My enthusiasm is more muted. The central conceits--the suite of high-wire concepts which organize the world--make me swoon. An alt-America where the Civil War apparently rages on, some twenty years in; a gold rush that prompts a scientific contest, sponsored by the Russians, to devise a mechanical digger which can cut through thick Alaskan ice to reveal that hoped-for gold; a horrible accident (or was it?), one such device--the title's Boneshaker--unleashed in frontier port Seattle, tearing through the downtown, demolishing whole swathes of cityscape and a sizable portion of the populuation; the consequent hole in the earth suddenly leaking a terrible yellow miasma--the Blight--which shrouds the city and turns unprotected inhabitants into Rotters (ye olde voracious zombie hordes); that city walled, a literal underground population learning to thrive in gasmasks and with bellows and boilers pumping fresh air down into sealed caverns and tunnels; an underground economy based on a distilled and somewhat-purified form of the Blight, now sold as a deeply-addictive intoxicant called yellow sap. And so on.

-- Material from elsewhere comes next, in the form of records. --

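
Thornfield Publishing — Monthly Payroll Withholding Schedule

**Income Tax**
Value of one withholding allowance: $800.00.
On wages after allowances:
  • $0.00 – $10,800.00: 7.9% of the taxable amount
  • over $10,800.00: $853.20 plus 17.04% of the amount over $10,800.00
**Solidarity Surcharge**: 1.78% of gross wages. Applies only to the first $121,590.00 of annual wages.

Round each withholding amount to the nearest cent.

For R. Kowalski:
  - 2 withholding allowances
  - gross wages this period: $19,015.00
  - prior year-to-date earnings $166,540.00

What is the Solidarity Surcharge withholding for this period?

$0.00

Solidarity Surcharge: YTD $166,540.00 ≥ cap $121,590.00 → $0.00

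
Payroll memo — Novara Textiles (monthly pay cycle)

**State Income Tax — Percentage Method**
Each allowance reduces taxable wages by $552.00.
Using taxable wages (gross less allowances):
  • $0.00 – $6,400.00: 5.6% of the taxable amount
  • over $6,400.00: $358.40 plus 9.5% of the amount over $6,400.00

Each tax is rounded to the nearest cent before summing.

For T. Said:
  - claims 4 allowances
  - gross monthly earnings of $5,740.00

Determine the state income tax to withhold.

State Income Tax: taxable = $5,740.00 − 4×$552.00 = $3,532.00
  5.6% × $3,532.00 = $197.79

$197.79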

Cue inventor's widow and son. Said son (Zeke), wanting to rewrite the history which excoriates his pop, heads under the walls into the city to find out more. Said widow (Briar), horrified, chases after, dropping in with the help of sky pirates (who pilot huge ramshackle zeppelins over the city to scoop up gas).

I loved the richness of detail here. Even more I loved the attitude toward this baroque world -- no winks or eyebrow-wriggling, no allegory, no exclamation points. It's a rich, substantive world evoked with affectionate evenhanded observation throughout, without showboat discursive digressions. Priest reminds me of the best of Tim Powers -- a surreal sense of subterranean histories.

And yet--and this may seem either more backhanded or more celebratory than I intend--it boils down into a ripsnorting set of adventures. Chapters race along, right up to the edge of frequent cliffs, leaving us hanging, generating a brisk readerly momentum. I was never less than entertained, but--given that world--I was also never more than entertained. The world demands the 400+ pages, but the story could have been a brisk 250; the plot was far less baroque than the backdrop, and I wished on occasion that the narrative was as inventive as its setting.

Still--I enjoyed it. The next installment is already scheduled for publication. I can't wait to read it--to see what further rich histories this world might reveal.